Curiosa forma ésta, la de conmemorar a las víctimas de los atentados del 11 de septiembre del 2001, que echaron abajo las torres gemelas, en Nueva York. Estados Unidos (EEUU), en buenas cuentas dejó el gobierno de Afghanistan en manos del talibán; señalados por George W. Busch, entonces presidente norteamericano, como encubridores de los responsables de los atentados. Después de dos décadas de presencia militar norteamericana (iniciada el 7 de octubre del 2001), junto a su socio, la OTAN, el retiro de las tropas significó el retorno del gobierno talibán, en ese país asiático. El tiempo parece haberse detenido en el día después a aquél 11 de septiembre.
La finalización de la intervención militar del occidente y el retorno de los talibanes al gobierno expresa el desastre de la estrategia de la dupla EEUU-OTAN. Una caracterización ligera de lo que el talibán representa, así como el desconocimiento de Afghanistan, junto a los cada vez más insostenibles costos económicos de la intervención, explican, en parte, el fracaso.
A fin de ilustrarlo enumeremos algunas particularidades del talibán. Se trata de una fuerza política que profesa, como ideología, el islamismo en su versión radical.
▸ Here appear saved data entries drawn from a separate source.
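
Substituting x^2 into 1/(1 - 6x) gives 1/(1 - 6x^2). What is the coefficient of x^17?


Since 1/(1 - 6x^2) only has even powers of x,
the coefficient of x^17 (odd) is 0.

0


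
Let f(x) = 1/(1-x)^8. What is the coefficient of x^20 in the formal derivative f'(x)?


Differentiate: d/dx [ 1/(1-x)^r ] = r / (1-x)^(r+1).
Here r = 8, so f'(x) = 8 / (1-x)^9.
The expansion of 1/(1-x)^(r+1) has coefficient of x^n equal to C(n+r, r).
So the coefficient of x^20 in f'(x) is
8 * C(28, 8) = 8 * 3108105 = 24864840

24864840


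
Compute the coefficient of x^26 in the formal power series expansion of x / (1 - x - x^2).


Let f(x) = sum_{k>=0} a_k x^k. Multiplying f(x) * (1 - x - x^2) = x and matching coefficients gives a_0 = 0, a_1 = 1, and a_k = a_{k-1} + a_{k-2} for k >= 2. These are the Fibonacci numbers F_k.
Iterating from F_0 = 0, F_1 = 1:
F_0=0, F_1=1, F_2=1, F_3=2, F_4=3, F_5=5, F_6=8, F_7=13, F_8=21, F_9=34, ...
F_26 = 121393.

121393


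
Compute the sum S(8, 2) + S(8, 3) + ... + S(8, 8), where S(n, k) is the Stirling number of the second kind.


By definition, S(n, k) counts partitions of an n-set into exactly k nonempty blocks.
Computing row n = 8 for k = 2..8:
S(8, k): 127, 966, 1701, 1050, 266, 28, 1
Sum = 4139.

4139


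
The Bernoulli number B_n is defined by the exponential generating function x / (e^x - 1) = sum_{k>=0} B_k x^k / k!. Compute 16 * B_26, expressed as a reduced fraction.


Bernoulli numbers can also be computed recursively via B_0 = 1 and sum_{j=0}^{m} C(m+1, j) B_j = 0 for m >= 1. Odd-index Bernoulli numbers vanish for k >= 3.
Computing B_26 = 8553103/6, so 16 * B_26 = 16 * 8553103/6 = 68424824/3.

68424824/3


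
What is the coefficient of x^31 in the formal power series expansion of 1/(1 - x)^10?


The negative binomial / multiset identity is
1/(1 - x)^r = sum_{k>=0} C(k + r - 1, r - 1) x^k.
Here r = 10 and k = 31, so the coefficient is
C(31 + 9, 9) = C(40, 9)
= 273438880

273438880


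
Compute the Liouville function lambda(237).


The Liouville function is lambda(k) = (-1)^Omega(k), where Omega(k) counts the prime factors of k with multiplicity.
Factoring: 237 = 3 * 79, so Omega(237) = 2.
lambda(237) = (-1)^2 = 1.

1


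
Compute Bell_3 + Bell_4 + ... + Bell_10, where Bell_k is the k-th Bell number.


Recall Bell_k counts set partitions of a k-set (with Bell_0 = 1 by convention).
Bell_3 through Bell_10: 5, 15, 52, 203, 877, 4140, 21147, 115975
Sum = 5 + 15 + 52 + 203 + 877 + 4140 + 21147 + 115975 = 142414.

142414


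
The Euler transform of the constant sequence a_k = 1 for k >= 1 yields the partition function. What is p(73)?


The Euler transform converts the sequence a_k = 1 into the number of integer partitions.
Using the recurrence or dynamic programming:
p(73) = 6185689

6185689


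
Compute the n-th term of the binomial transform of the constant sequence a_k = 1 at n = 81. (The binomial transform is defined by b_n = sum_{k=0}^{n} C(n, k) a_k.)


With a_k = 1 for all k, b_n = sum_{k=0}^{n} C(n, k) = 2^n by the binomial theorem.
For n = 81: 2^81 = 2417851639229258349412352.

2417851639229258349412352


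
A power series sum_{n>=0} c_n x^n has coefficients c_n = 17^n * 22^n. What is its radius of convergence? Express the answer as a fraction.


By the root test (Cauchy-Hadamard), the radius is R = 1 / limsup_n |c_n|^(1/n).
Here |c_n|^(1/n) = (17^n * 22^n)^(1/n) = 17 * 22 = 374 for all n.
So R = 1/374 = 1/374.

1/374


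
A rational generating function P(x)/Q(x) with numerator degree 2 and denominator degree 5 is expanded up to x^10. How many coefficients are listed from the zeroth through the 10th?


Expanding up to x^10 gives the coefficients for x^0, x^1, ..., x^10.
That is 10 + 1 = 11 coefficients in total.

11


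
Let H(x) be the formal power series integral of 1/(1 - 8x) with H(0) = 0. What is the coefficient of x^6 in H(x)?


1/(1 - 8x) = sum_{k>=0} 8^k x^k. Integrating termwise with H(0) = 0:
H(x) = sum_{k>=0} 8^k x^(k+1) / (k+1) = sum_{m>=1} 8^(m-1) x^m / m.
For m = 6: 8^5/6 = 32768/6 = 16384/3.

16384/3


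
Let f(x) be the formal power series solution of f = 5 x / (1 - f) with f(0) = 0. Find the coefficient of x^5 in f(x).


Apply Lagrange inversion: f = 5 x * phi(f) with phi(t) = 1/(1 - t), so
[x^n] f = 5^n * (1/n) [t^(n-1)] phi(t)^n = 5^n * (1/n) [t^(n-1)] (1 - t)^(-n) = 5^n * (1/n) C(2n - 2, n - 1) = 5^n * C_{n-1}.
For n = 5: C_4 = C(8, 4) / 5 = 70/5 = 14.
With the 5^5 = 3125 factor, the coefficient is 3125 * 14 = 43750.

43750


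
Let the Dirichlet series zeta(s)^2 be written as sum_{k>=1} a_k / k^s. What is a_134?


The Dirichlet convolution of the constant function 1 with itself gives (1 * 1)(k) = sum_{d | k} 1 = d(k), the number of positive divisors of k.
Since zeta(s) = sum_{k>=1} 1/k^s, we have zeta(s)^2 = sum_{k>=1} d(k)/k^s, so a_k = d(k).
For k = 134: the divisors are 1, 2, 67, 134.
Count = 4.

4


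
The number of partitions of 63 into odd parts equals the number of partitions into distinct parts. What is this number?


Computing partitions of 63 into odd parts (1, 3, 5, ...):
Using the generating function prod_{k>=0} 1/(1-x^(2k+1)),
the count is 14848

14848


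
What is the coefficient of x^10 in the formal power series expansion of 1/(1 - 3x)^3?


The general identity 1/(1 - c x)^r = sum_{k>=0} c^k C(k + r - 1, r - 1) x^k follows by substituting y = c x into 1/(1 - y)^r = sum_{k>=0} C(k + r - 1, r - 1) y^k.
For c = 3, r = 3, k = 10:
3^10 * C(12, 2) = 59049 * 66 = 3897234.

3897234


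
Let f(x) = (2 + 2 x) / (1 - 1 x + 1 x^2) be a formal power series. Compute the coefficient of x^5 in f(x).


Write f(x) = sum_{k>=0} a_k x^k. Multiplying both sides by 1 - 1 x + 1 x^2 gives
(1 - 1 x + 1 x^2) sum_{k>=0} a_k x^k = 2 + 2 x.
Matching coefficients:
 x^0: a_0 = 2
 x^1: a_1 - 1 a_0 = 2  =>  a_1 = 1*2 + 2 = 4
 x^k (k >= 2): a_k = 1 a_{k-1} - 1 a_{k-2}.
Iterating: a_2 = 2, a_3 = -2, a_4 = -4, a_5 = -2.
So the coefficient of x^5 is -2.

-2


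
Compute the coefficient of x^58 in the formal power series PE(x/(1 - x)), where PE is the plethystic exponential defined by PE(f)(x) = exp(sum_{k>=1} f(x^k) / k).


For f(x) = x/(1 - x) we have
sum_{k>=1} f(x^k) / k = sum_{k>=1} (1/k) * x^k / (1 - x^k) = sum_{k, m >= 1} x^(k m) / k,
which after exponentiating simplifies to
PE(x/(1 - x)) = prod_{k>=1} 1 / (1 - x^k).
This is the generating function for the partition function p(n), so the coefficient of x^58 is p(58).
Computing p(58) by dynamic programming over parts 1, 2, ..., 58: p(58) = 715220.

715220


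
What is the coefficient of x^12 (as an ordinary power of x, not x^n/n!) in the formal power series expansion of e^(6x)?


The exponential series is e^y = sum_{k>=0} y^k / k!. Substituting y = 6x gives
e^(6x) = sum_{k>=0} 6^k x^k / k!.
So the coefficient of x^n is a^n/n! with a = 6, n = 12:
6^12 / 12! = 2176782336/479001600 = 8748/1925

8748/1925


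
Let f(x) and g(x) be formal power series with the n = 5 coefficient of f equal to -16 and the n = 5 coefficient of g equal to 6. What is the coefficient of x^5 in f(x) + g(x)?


Addition of formal power series is termwise.
The coefficient of x^5 in f + g = -16 + 6
= -10

-10


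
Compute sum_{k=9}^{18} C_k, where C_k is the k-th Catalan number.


C_9 through C_18: 4862, 16796, 58786, 208012, 742900, 2674440, 9694845, 35357670, 129644790, 477638700
Sum = 4862 + 16796 + 58786 + 208012 + 742900 + 2674440 + 9694845 + 35357670 + 129644790 + 477638700
= 656041801

656041801


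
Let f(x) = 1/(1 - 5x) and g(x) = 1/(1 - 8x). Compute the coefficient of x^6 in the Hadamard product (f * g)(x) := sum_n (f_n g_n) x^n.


f has coefficients f_k = 5^k and g has coefficients g_k = 8^k, so the Hadamard product has coefficient (f*g)_k = 5^k * 8^k = 40^k.
For k = 6: 40^6 = 4096000000.

4096000000


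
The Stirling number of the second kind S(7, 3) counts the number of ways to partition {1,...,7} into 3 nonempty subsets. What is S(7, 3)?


Using the explicit formula S(n,k) = (1/k!) sum_{j=0}^{k} (-1)^(k-j) C(k,j) j^n:
S(7, 3) = 301
Equivalently, S(n,k) is n! times the coefficient of x^n in the EGF (e^x - 1)^k / k!.

301


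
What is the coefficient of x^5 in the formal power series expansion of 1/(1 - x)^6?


The expansion 1/(1 - x)^r = sum_{k>=0} C(k + r - 1, r - 1) x^k follows from the multiset / negative-binomial theorem (or from repeated differentiation of the geometric series).
For r = 6 and k = 5:
C(10, 5) = 3628800 / (120 * 120) = 252.

252


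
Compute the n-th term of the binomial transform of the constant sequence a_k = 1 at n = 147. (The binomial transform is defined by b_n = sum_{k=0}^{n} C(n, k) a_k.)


With a_k = 1 for all k, b_n = sum_{k=0}^{n} C(n, k) = 2^n by the binomial theorem.
For n = 147: 2^147 = 178405961588244985132285746181186892047843328.

178405961588244985132285746181186892047843328


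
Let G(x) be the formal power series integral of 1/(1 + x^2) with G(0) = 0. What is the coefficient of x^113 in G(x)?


1/(1 + x^2) = sum_{j>=0} (-1)^j x^(2j). Integrating termwise with G(0) = 0:
G(x) = sum_{j>=0} (-1)^j x^(2j+1) / (2j+1) = arctan(x).
Only odd powers are nonzero. For x^113 write 113 = 2*56 + 1, giving
(-1)^56 / 113 = 1/113 = 1/113.

1/113


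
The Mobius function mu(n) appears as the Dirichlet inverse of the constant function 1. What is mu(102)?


102 = 2 * 3 * 17 (all distinct primes).
mu(102) = (-1)^3 = -1

-1


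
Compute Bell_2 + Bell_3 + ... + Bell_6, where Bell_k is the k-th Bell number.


Recall Bell_k counts set partitions of a k-set (with Bell_0 = 1 by convention).
Bell_2 through Bell_6: 2, 5, 15, 52, 203
Sum = 2 + 5 + 15 + 52 + 203 = 277.

277


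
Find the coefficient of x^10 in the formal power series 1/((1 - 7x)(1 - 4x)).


By partial fractions or Cauchy convolution:
The coefficient equals sum_{k=0}^{10} 7^k * 4^(10-k).
= 657710813

657710813


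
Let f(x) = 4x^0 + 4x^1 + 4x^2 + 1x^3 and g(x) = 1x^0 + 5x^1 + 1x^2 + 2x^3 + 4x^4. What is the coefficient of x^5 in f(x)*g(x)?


Cauchy product at x^5:
4*4 + 4*2 + 1*1
= 25

25


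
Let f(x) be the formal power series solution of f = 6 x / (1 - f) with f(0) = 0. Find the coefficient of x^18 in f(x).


Apply Lagrange inversion: f = 6 x * phi(f) with phi(t) = 1/(1 - t), so
[x^n] f = 6^n * (1/n) [t^(n-1)] phi(t)^n = 6^n * (1/n) [t^(n-1)] (1 - t)^(-n) = 6^n * (1/n) C(2n - 2, n - 1) = 6^n * C_{n-1}.
For n = 18: C_17 = C(34, 17) / 18 = 2333606220/18 = 129644790.
With the 6^18 = 101559956668416 factor, the coefficient is 101559956668416 * 129644790 = 13166719254685891952640.

13166719254685891952640


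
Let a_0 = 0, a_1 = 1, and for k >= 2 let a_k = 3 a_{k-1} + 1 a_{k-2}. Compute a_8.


Iterating the recurrence forward:
a_0 = 0
a_1 = 1
a_2 = 3*1 + 1*0 = 3
a_3 = 3*3 + 1*1 = 10
a_4 = 3*10 + 1*3 = 33
a_5 = 3*33 + 1*10 = 109
a_6 = 3*109 + 1*33 = 360
a_7 = 3*360 + 1*109 = 1189
a_8 = 3*1189 + 1*360 = 3927
So a_8 = 3927.

3927


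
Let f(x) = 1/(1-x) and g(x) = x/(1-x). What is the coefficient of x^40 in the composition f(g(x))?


First simplify the composition: f(g(x)) = 1/(1 - x/(1-x)) = (1-x)/((1-x) - x) = (1-x)/(1-2x).
Now extract the coefficient. Write (1-x)/(1-2x) = 1/(1-2x) - x/(1-2x).
The coefficient of x^n in 1/(1-2x) is 2^n, and in x/(1-2x) is 2^(n-1) (for n >= 1).
So the coefficient of x^40 is 2^40 - 2^39 = 1099511627776 - 549755813888 = 549755813888.

549755813888


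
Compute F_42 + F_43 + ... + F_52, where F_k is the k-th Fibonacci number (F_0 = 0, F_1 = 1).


Use the identity sum_{k=0}^{N} F_k = F_{N+2} - 1 (which follows from F_{k+2} - F_{k+1} = F_k). Then
sum_{k=42}^{52} F_k = (F_{54} - 1) - (F_{43} - 1) = F_{54} - F_{43}.
Computing: F_{54} = 86267571272, F_{43} = 433494437, so
Sum = 86267571272 - 433494437 = 85834076835.

85834076835


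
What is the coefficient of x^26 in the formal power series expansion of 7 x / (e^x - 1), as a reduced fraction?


The exponential generating function for Bernoulli numbers is
x / (e^x - 1) = sum_{k>=0} B_k x^k / k!.
So the coefficient of x^26 in 7 x / (e^x - 1) is 7 B_26 / 26!.
Computing: B_26 = 8553103/6, 26! = 403291461126605635584000000, giving
7 * 8553103/6 / 403291461126605635584000000 = 657931/26590645788567404544000000.

657931/26590645788567404544000000


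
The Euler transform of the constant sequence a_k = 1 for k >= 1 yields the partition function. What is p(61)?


The Euler transform converts the sequence a_k = 1 into the number of integer partitions.
Using the recurrence or dynamic programming:
p(61) = 1121505

1121505


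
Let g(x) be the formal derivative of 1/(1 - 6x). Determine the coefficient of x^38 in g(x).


Differentiate termwise: d/dx sum_{k>=0} 6^k x^k = sum_{k>=1} k 6^k x^(k-1) = sum_{j>=0} (j+1) 6^(j+1) x^j.
Equivalently, d/dx [1/(1 - 6x)] = 6/(1 - 6x)^2.
For j = 38: 39 * 6^39 = 39 * 2227915756473955677973140996096 = 86888714502484271440952498847744.

86888714502484271440952498847744


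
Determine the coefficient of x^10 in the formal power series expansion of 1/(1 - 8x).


The geometric series identity gives 1/(1 - c x) = sum_{k>=0} c^k x^k, so the coefficient of x^k is c^k.
Here c = 8 and k = 10.
Computing: 8^10 = 1073741824

1073741824


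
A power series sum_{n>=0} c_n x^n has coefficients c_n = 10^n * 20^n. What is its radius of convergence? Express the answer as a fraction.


By the root test (Cauchy-Hadamard), the radius is R = 1 / limsup_n |c_n|^(1/n).
Here |c_n|^(1/n) = (10^n * 20^n)^(1/n) = 10 * 20 = 200 for all n.
So R = 1/200 = 1/200.

1/200


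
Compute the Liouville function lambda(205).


The Liouville function is lambda(k) = (-1)^Omega(k), where Omega(k) counts the prime factors of k with multiplicity.
Factoring: 205 = 5 * 41, so Omega(205) = 2.
lambda(205) = (-1)^2 = 1.

1


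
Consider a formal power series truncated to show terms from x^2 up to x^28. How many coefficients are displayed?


From x^2 to x^28 inclusive, the count is 28 - 2 + 1 = 27.

27


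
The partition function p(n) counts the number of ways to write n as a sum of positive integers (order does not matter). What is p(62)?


Using the generating function prod_{k>=1} 1/(1-x^k), we compute p(62).
By dynamic programming over parts 1 through 62:
p(62) = 1300156

1300156


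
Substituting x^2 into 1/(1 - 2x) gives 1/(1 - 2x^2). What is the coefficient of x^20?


The coefficient of x^(2m) in 1/(1 - 2x^2) is 2^m.
With n = 20 = 2*10, the coefficient is 2^10 = 1024.

1024


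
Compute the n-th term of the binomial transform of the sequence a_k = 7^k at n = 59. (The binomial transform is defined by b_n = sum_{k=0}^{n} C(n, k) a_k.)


With a_k = 7^k, b_n = sum_{k=0}^{n} C(n, k) 7^k = (1 + 7)^n by the binomial theorem.
For n = 59: (1 + 7)^59 = 8^59 = 191561942608236107294793378393788647952342390272950272.

191561942608236107294793378393788647952342390272950272


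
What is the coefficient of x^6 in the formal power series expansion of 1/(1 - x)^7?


The expansion 1/(1 - x)^r = sum_{k>=0} C(k + r - 1, r - 1) x^k follows from the multiset / negative-binomial theorem (or from repeated differentiation of the geometric series).
For r = 7 and k = 6:
C(12, 6) = 479001600 / (720 * 720) = 924.

924


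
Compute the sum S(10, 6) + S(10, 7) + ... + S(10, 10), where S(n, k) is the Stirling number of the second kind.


By definition, S(n, k) counts partitions of an n-set into exactly k nonempty blocks.
Computing row n = 10 for k = 6..10:
S(10, k): 22827, 5880, 750, 45, 1
Sum = 29503.

29503


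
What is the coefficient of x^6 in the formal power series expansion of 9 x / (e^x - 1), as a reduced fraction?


The exponential generating function for Bernoulli numbers is
x / (e^x - 1) = sum_{k>=0} B_k x^k / k!.
So the coefficient of x^6 in 9 x / (e^x - 1) is 9 B_6 / 6!.
Computing: B_6 = 1/42, 6! = 720, giving
9 * 1/42 / 720 = 1/3360.

1/3360


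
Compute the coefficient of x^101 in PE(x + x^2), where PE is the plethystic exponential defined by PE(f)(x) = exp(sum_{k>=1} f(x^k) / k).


With f(x) = x + x^2, the exponent is sum_{k>=1} (x^k + x^(2k)) / k = -ln(1 - x) - ln(1 - x^2). Exponentiating:
PE(x + x^2) = 1 / ((1 - x)(1 - x^2)).
This is the generating function for partitions of n into parts of size 1 or 2. The number of 2's can be any j in 0..50, and the rest are 1's, so
[x^101] = floor(101/2) + 1 = 51.

51


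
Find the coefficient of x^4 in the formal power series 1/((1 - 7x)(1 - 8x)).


By partial fractions or Cauchy convolution:
The coefficient equals sum_{k=0}^{4} 7^k * 8^(4-k).
= 15961

15961


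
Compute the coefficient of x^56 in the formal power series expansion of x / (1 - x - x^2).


Let f(x) = sum_{k>=0} a_k x^k. Multiplying f(x) * (1 - x - x^2) = x and matching coefficients gives a_0 = 0, a_1 = 1, and a_k = a_{k-1} + a_{k-2} for k >= 2. These are the Fibonacci numbers F_k.
Iterating from F_0 = 0, F_1 = 1:
F_0=0, F_1=1, F_2=1, F_3=2, F_4=3, F_5=5, F_6=8, F_7=13, F_8=21, F_9=34, ...
F_56 = 225851433717.

225851433717


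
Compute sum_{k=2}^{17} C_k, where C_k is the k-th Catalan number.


C_2 through C_17: 2, 5, 14, 42, 132, 429, 1430, 4862, 16796, 58786, 208012, 742900, 2674440, 9694845, 35357670, 129644790
Sum = 2 + 5 + 14 + 42 + 132 + 429 + 1430 + 4862 + 16796 + 58786 + 208012 + 742900 + 2674440 + 9694845 + 35357670 + 129644790
= 178405155

178405155


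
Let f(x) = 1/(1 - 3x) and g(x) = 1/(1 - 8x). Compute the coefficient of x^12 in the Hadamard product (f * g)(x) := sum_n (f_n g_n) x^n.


f has coefficients f_k = 3^k and g has coefficients g_k = 8^k, so the Hadamard product has coefficient (f*g)_k = 3^k * 8^k = 24^k.
For k = 12: 24^12 = 36520347436056576.

36520347436056576


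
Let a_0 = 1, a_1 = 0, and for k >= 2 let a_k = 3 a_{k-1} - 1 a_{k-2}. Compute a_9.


Iterating the recurrence forward:
a_0 = 1
a_1 = 0
a_2 = 3*0 - 1*1 = -1
a_3 = 3*-1 - 1*0 = -3
a_4 = 3*-3 - 1*-1 = -8
a_5 = 3*-8 - 1*-3 = -21
a_6 = 3*-21 - 1*-8 = -55
a_7 = 3*-55 - 1*-21 = -144
a_8 = 3*-144 - 1*-55 = -377
a_9 = 3*-377 - 1*-144 = -987
So a_9 = -987.

-987


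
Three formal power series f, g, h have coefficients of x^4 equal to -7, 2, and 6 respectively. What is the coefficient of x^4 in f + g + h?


Series addition is componentwise:
-7 + 2 + 6
= 1

1


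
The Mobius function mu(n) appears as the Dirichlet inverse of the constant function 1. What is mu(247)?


247 = 13 * 19 (all distinct primes).
mu(247) = (-1)^2 = 1

1


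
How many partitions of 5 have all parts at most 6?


Using the generating function (1-x)^(-1)(1-x^2)^(-1)...(1-x^6)^(-1),
the coefficient of x^5 counts these restricted partitions.
Result = 7

7


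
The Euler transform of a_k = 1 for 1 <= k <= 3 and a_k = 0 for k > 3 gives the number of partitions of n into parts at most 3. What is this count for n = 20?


Partitions of 20 into parts at most 3:
Using generating function (1-x)^(-1)(1-x^2)^(-1)(1-x^3)^(-1),
the coefficient of x^20 = 44

44


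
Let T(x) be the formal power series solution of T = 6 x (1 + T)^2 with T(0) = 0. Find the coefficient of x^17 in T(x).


Apply the Lagrange inversion formula: if T = 6 x * phi(T) with phi(t) = (1 + t)^2, then [x^n] T = 6^n * (1/n) [t^(n-1)] phi(t)^n = 6^n * (1/n) [t^(n-1)] (1 + t)^(2n) = 6^n * (1/n) C(2n, n-1).
Using the identity C(2n, n-1) = C(2n, n) * n / (n+1), the unscaled factor equals C(2n, n) / (n+1) = C_n, the n-th Catalan number.
For n = 17: C_17 = C(34, 17) / 18 = 2333606220/18 = 129644790.
With the 6^17 = 16926659444736 factor, the coefficient is 16926659444736 * 129644790 = 2194453209114315325440.

2194453209114315325440


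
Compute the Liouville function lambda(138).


The Liouville function is lambda(k) = (-1)^Omega(k), where Omega(k) counts the prime factors of k with multiplicity.
Factoring: 138 = 2 * 3 * 23, so Omega(138) = 3.
lambda(138) = (-1)^3 = -1.

-1


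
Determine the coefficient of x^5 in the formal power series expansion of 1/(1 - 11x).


The geometric series identity gives 1/(1 - c x) = sum_{k>=0} c^k x^k, so the coefficient of x^k is c^k.
Here c = 11 and k = 5.
Computing: 11^5 = 161051

161051


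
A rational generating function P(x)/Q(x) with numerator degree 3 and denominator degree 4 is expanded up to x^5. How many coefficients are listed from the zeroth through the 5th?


Expanding up to x^5 gives the coefficients for x^0, x^1, ..., x^5.
That is 5 + 1 = 6 coefficients in total.

6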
Ello se complementa con su carácter militar, constituyéndola, a los ojos de los gobiernos de EEUU, después del 11 de septiembre, en una organización terrorista.
El talibán nace dentro de los mujaidines, durante la lucha contra la intervención soviética en Afghanistan (1979 – 1992), apoyados por EEUU, Israel, Reino Unido, Pakistán y Arabia Saudí. Los mujaidines eran campesinos y agricultores, que cuando no estaban luchando estaban trabajando. Dentro de ellos existían distintas facciones, sin un mando político-militar unitario; lo único que les unía era el anticomunismo y no el islamismo. Por ello, luego del retiro soviético, estalló la guerra entre esas facciones; guerra civil que duró hasta 1996.
La guerra contra la ocupación soviética ocasionó un enorme éxodo, principalmente de niños y jóvenes, hacia el vecino Pakistán. Los desplazados fueron acogidos en campos de refugiados y los niños y jóvenes educados en escuelas religiosas del islam. La guerra no solamente dejó perturbados a millares de personas sino, en lo principal, dañó profundamente el tejido de la vida social y cultural, construido a lo largo de siglos. En ese contexto, los niños y jóvenes estudiantes del islam, sin más figura paterna que las escuelas religiosas, se radicalizaron y devinieron, luego de regresar a Afghanistan, en los talibanes. De hecho, algunos suelen traducir la palabra talibán como “el estudiante”.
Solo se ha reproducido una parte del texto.